La CGT IP s’oppose donc formellement à toute obligation qui serait faite aux agents de se former ou d’utiliser le LSCMI et de se voir imposer la généralisation de son usage.

en parallèle, à compter de 2023 la DAP s’emploiera à développer un outil d’évaluation avec cotation propre au SPIP pour le déployer dans les services en 2026/2027

Affirmant sa volonté d’associer professionnel.les et expert.es (de quoi ? De qui ? Personne ne le sait encore), la DAP entend développer un outil, qu’elle seule considérera adapté et qui serait « plus une aide qu’une contrainte pour les personnels » . Mais nul besoin de trop creuser pour constater que la faculté de son utilisation laissera place à l’obligation car cet outil sera intégré dans l’applicatif informatique, doctrine d’utilisation

De quelle aide parle-t-on au juste ? Pour la CGT IP, le développement de ce type d’outil est une défiance à l’égard du professionnalisme des agent.es, de leur méthodes d’intervention ou la valeur de leur jugement professionnel structuré. Si l’outil n’a vocation qu’à confirmer le jugement du professionnel, quelle en est la plus-value ? Il s’agit d’un pas de plus vers ce que nous dénoncions lors des discussions sur le RPO 1 : l’objectif visé reste d’avoir des outils permettant de résumer l’analyse du SPIP aux seuls critères liés au risque de récidive, et ainsi d’aboutir à une analyse rapide, standardisée, reproductible, et appauvrie des publics. L’objectif de cette soit-disant évaluation sera ensuite l’orientation vers un dispositif pré formaté de prise en charge, assuré par le privé. A terme, se posera nécessairement la question ; si un ordinateur peut le faire, à quoi servent les SPIP ?

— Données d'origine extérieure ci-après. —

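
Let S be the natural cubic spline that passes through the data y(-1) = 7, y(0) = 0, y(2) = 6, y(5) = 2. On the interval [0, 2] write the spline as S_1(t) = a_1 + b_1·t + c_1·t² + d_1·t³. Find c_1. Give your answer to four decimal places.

5.8214

Let M_i = S''(x_i). Step sizes h_i = 1, 2, 3; slopes of the chords Δ_i = (y_(i+1) - y_i)/h_i = -7, 3, -4/3.
  1·M_0 + 6·M_1 + 2·M_2 = 6(Δ_1 - Δ_0) = 60
  2·M_1 + 10·M_2 + 3·M_3 = 6(Δ_2 - Δ_1) = -26
Natural end conditions: M_0 = M_3 = 0.
Solving: M_0 = 0, M_1 = 163/14, M_2 = -69/14, M_3 = 0.
On [0, 2], with S_1(t) = a_1 + b_1·t + c_1·t² + d_1·t³: c_1 = M_1/2 = 163/28, d_1 = (M_2 - M_1)/(6h_1) = -29/21, b_1 = Δ_1 - h_1(2M_1 + M_2)/6 = -131/42.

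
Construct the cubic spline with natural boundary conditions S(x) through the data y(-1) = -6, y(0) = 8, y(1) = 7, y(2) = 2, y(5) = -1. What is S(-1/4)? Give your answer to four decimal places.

5.7135

Put M_i = S'' at the i-th knot. Here h = (1, 1, 1, 3) and Δ = (14, -1, -5, -1), so the interior equations h_(i-1)·M_(i-1) + 2(h_(i-1)+h_i)·M_i + h_i·M_(i+1) = 6(Δ_i − Δ_(i-1)) read
  1·M_0 + 4·M_1 + 1·M_2 = 6(Δ_1 - Δ_0) = -90
  1·M_1 + 4·M_2 + 1·M_3 = 6(Δ_2 - Δ_1) = -24
  1·M_2 + 8·M_3 + 3·M_4 = 6(Δ_3 - Δ_2) = 24
Natural end conditions: M_0 = M_4 = 0.
Solving: M_0 = 0, M_1 = -1287/58, M_2 = -36/29, M_3 = 183/58, M_4 = 0.
On [-1, 0], S(x) = -6 + 2053/116·(x + 1) + 0·(x + 1)² - 429/116·(x + 1)³.
With (x + 1) = 3/4: S(-1/4) = 42417/7424.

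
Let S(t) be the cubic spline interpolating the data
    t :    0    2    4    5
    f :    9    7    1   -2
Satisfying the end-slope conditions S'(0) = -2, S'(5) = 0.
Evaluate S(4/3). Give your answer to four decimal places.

7.6473

Let M_i = S''(x_i). Step sizes h_i = 2, 2, 1; slopes of the chords Δ_i = (y_(i+1) - y_i)/h_i = -1, -3, -3.
  2·M_0 + 8·M_1 + 2·M_2 = 6(Δ_1 - Δ_0) = -12
  2·M_1 + 6·M_2 + 1·M_3 = 6(Δ_2 - Δ_1) = 0
Clamped end conditions give two more equations: 2h_0·M_0 + h_0·M_1 = 6(Δ_0 - S'(0)) = 6 and h_2·M_2 + 2h_2·M_3 = 6(S'(5) - Δ_2) = 18.
Hence M_0 = 56/23, M_1 = -43/23, M_2 = -22/23, M_3 = 218/23.
On [0, 2], S(t) = 9 - 2·t + 28/23·t² - 33/92·t³.
With t = 4/3: S(4/3) = 1583/207.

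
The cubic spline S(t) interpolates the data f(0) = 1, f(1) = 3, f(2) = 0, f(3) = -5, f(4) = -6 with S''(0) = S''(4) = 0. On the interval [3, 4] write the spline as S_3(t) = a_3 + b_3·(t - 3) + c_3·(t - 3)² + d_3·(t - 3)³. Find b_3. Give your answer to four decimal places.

-3.2500

With m_i denoting the second derivative at x_i, h_i = 1, 1, 1, 1, and Δ_i = (y_(i+1) − y_i)/h_i = 2, -3, -5, -1:
  1·m_0 + 4·m_1 + 1·m_2 = 6(Δ_1 - Δ_0) = -30
  1·m_1 + 4·m_2 + 1·m_3 = 6(Δ_2 - Δ_1) = -12
  1·m_2 + 4·m_3 + 1·m_4 = 6(Δ_3 - Δ_2) = 24
Natural end conditions: m_0 = m_4 = 0.
Solving the tridiagonal system: m_0 = 0, m_1 = -27/4, m_2 = -3, m_3 = 27/4, m_4 = 0.
On [3, 4], with S_3(t) = a_3 + b_3·(t - 3) + c_3·(t - 3)² + d_3·(t - 3)³: c_3 = m_3/2 = 27/8, d_3 = (m_4 - m_3)/(6h_3) = -9/8, b_3 = Δ_3 - h_3(2m_3 + m_4)/6 = -13/4.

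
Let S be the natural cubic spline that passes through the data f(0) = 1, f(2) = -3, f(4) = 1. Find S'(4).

3

With M_i denoting the second derivative at x_i, h_i = 2, 2, and Δ_i = (y_(i+1) − y_i)/h_i = -2, 2:
  2·M_0 + 8·M_1 + 2·M_2 = 6(Δ_1 - Δ_0) = 24
Natural end conditions: M_0 = M_2 = 0.
Hence M_0 = 0, M_1 = 3, M_2 = 0.
On [2, 4], S'(x) = b_1 + 2c_1·(x - 2) + 3d_1·(x - 2)² with b_1 = Δ_1 - h_1(2M_1 + M_2)/6 = 0, c_1 = M_1/2 = 3/2, d_1 = (M_2 - M_1)/(6h_1) = -1/4. So S'(4) = 3.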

La CGT IP refuse cet appauvrissement de nos métiers. Nous refusons d’être résumés à ces évaluateurs/orientateurs au rabais que veut nous vendre la DAP ! La complexité de nos métiers et de nos missions sont bien plus grandes que ça.

La CGT IP le réaffirme : les professionnel.les des SPIP savent « déjà » évaluer, accompagner les publics qui leur sont confiés. Nous ne laisserons jamais dire et laisser croire le contraire !

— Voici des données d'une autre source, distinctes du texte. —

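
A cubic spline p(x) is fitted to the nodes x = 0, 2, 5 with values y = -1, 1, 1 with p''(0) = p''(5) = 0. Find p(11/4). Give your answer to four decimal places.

1.2953

Write m_i for p''(x_i). With h_i = 2, 3 and divided differences Δ_i = 1, 0, the continuity of p' gives the tridiagonal system
  2·m_0 + 10·m_1 + 3·m_2 = 6(Δ_1 - Δ_0) = -6
Natural end conditions: m_0 = m_2 = 0.
Solving: m_0 = 0, m_1 = -3/5, m_2 = 0.
On [2, 5], p(x) = 1 + 3/5·(x - 2) - 3/10·(x - 2)² + 1/30·(x - 2)³.
With (x - 2) = 3/4: p(11/4) = 829/640.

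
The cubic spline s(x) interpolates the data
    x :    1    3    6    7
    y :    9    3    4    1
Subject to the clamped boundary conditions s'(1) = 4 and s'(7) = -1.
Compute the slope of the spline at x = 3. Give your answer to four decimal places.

-3.2051

Let σ_i = s''(x_i). Step sizes h_i = 2, 3, 1; slopes of the chords Δ_i = (y_(i+1) - y_i)/h_i = -3, 1/3, -3.
  2·σ_0 + 10·σ_1 + 3·σ_2 = 6(Δ_1 - Δ_0) = 20
  3·σ_1 + 8·σ_2 + 1·σ_3 = 6(Δ_2 - Δ_1) = -20
Clamped end conditions give two more equations: 2h_0·σ_0 + h_0·σ_1 = 6(Δ_0 - s'(1)) = -42 and h_2·σ_2 + 2h_2·σ_3 = 6(s'(7) - Δ_2) = 12.
Forward elimination and back-substitution give σ_0 = -538/39, σ_1 = 257/39, σ_2 = -238/39, σ_3 = 353/39.
On [3, 6], s'(x) = b_1 + 2c_1·(x - 3) + 3d_1·(x - 3)² with b_1 = Δ_1 - h_1(2σ_1 + σ_2)/6 = -125/39, c_1 = σ_1/2 = 257/78, d_1 = (σ_2 - σ_1)/(6h_1) = -55/78. So s'(3) = -125/39.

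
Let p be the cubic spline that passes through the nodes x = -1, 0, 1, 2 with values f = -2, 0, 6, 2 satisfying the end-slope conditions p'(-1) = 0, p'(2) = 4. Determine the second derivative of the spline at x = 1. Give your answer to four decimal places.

-27.7333

Write M_i for p''(x_i). With h_i = 1, 1, 1 and divided differences Δ_i = 2, 6, -4, the continuity of p' gives the tridiagonal system
  1·M_0 + 4·M_1 + 1·M_2 = 6(Δ_1 - Δ_0) = 24
  1·M_1 + 4·M_2 + 1·M_3 = 6(Δ_2 - Δ_1) = -60
Clamped end conditions give two more equations: 2h_0·M_0 + h_0·M_1 = 6(Δ_0 - p'(-1)) = 12 and h_2·M_2 + 2h_2·M_3 = 6(p'(2) - Δ_2) = 48.
Solving: M_0 = -8/15, M_1 = 196/15, M_2 = -416/15, M_3 = 568/15.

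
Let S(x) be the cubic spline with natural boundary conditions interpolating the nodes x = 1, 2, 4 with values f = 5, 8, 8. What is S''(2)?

-3

Put σ_i = S'' at the i-th knot. Here h = (1, 2) and Δ = (3, 0), so the interior equations h_(i-1)·σ_(i-1) + 2(h_(i-1)+h_i)·σ_i + h_i·σ_(i+1) = 6(Δ_i − Δ_(i-1)) read
  1·σ_0 + 6·σ_1 + 2·σ_2 = 6(Δ_1 - Δ_0) = -18
Natural end conditions: σ_0 = σ_2 = 0.
Hence σ_0 = 0, σ_1 = -3, σ_2 = 0.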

l’identité et la qualité de la probation à la française comme elle aime à la nommer tout en la dénaturant.

Les personnels des SPIP ne cessent de rappeler leur attachement au service public et au sens de leur intervention dès lors qu’elle s’inscrit dans un accompagnement global, individualisé et fondé sur une prise en charge socio-éducative

De la même manière, les personnels n’ont de cesse de démontrer leur professionnalisme, leur sens du service public, leur dévouement et leurs compétences. La DAP, qui ne cesse quant à elle de leur opposer son mépris, prend, au travers de ces différents projets, le contre-pied de ce qu’est l’identité et la qualité de la probation à la française comme elle aime à la nommer tout en la dénaturant.

Pire en prétendant défendre les SPIP, elle scie en réalité la branche sur laquelle repose toute la probation française, dans sa richesse et sa complexité, au profit d’une probation inspirée d’une vision rétrécie du modèle anglo-saxon. En détournant le regard des vrais difficultés et des vrais besoins des services, elle nous condamne à l’échec. Nos détracteurs et les futurs entrepreneurs de la peine n’en attendent pas moins pour se partager le gâteau !

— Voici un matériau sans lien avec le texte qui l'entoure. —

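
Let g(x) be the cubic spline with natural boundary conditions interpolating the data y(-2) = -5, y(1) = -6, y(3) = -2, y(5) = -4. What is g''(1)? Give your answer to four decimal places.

Put M_i = g'' at the i-th knot. Here h = (3, 2, 2) and Δ = (-1/3, 2, -1), so the interior equations h_(i-1)·M_(i-1) + 2(h_(i-1)+h_i)·M_i + h_i·M_(i+1) = 6(Δ_i − Δ_(i-1)) read
  3·M_0 + 10·M_1 + 2·M_2 = 6(Δ_1 - Δ_0) = 14
  2·M_1 + 8·M_2 + 2·M_3 = 6(Δ_2 - Δ_1) = -18
Natural end conditions: M_0 = M_3 = 0.
Solving: M_0 = 0, M_1 = 37/19, M_2 = -52/19, M_3 = 0.

1.9474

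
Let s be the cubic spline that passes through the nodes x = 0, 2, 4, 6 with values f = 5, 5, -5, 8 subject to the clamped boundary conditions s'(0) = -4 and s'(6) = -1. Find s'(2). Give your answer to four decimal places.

Let σ_i = s''(x_i). Step sizes h_i = 2, 2, 2; slopes of the chords Δ_i = (y_(i+1) - y_i)/h_i = 0, -5, 13/2.
  2·σ_0 + 8·σ_1 + 2·σ_2 = 6(Δ_1 - Δ_0) = -30
  2·σ_1 + 8·σ_2 + 2·σ_3 = 6(Δ_2 - Δ_1) = 69
Clamped end conditions give two more equations: 2h_0·σ_0 + h_0·σ_1 = 6(Δ_0 - s'(0)) = 24 and h_2·σ_2 + 2h_2·σ_3 = 6(s'(6) - Δ_2) = -45.
Solving: σ_0 = 113/10, σ_1 = -53/5, σ_2 = 161/10, σ_3 = -193/10.
On [2, 4], s'(x) = b_1 + 2c_1·(x - 2) + 3d_1·(x - 2)² with b_1 = Δ_1 - h_1(2σ_1 + σ_2)/6 = -33/10, c_1 = σ_1/2 = -53/10, d_1 = (σ_2 - σ_1)/(6h_1) = 89/40. So s'(2) = -33/10.

-3.3000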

La CGT IP le dénonce fermement: par ses projets la DAP s’inscrit dans une politique de privatisation des SPIP, dans le dévoiement et délitement de ses missions et contribue indéniablement à la perte de sens du métier ressentie par un nombre croissant de professionnels !

La CGT IP continuera à défendre coûte que coûte et par tous les moyens les valeurs et les missions du SPIP tel qu’elle l’a toujours fait.

La CGT IP invite les agents à prendre aux mots la DAP qui assure que les expérimentations reposent sur le volontariat, et à refuser de prendre part à ces expérimentations hors-sol.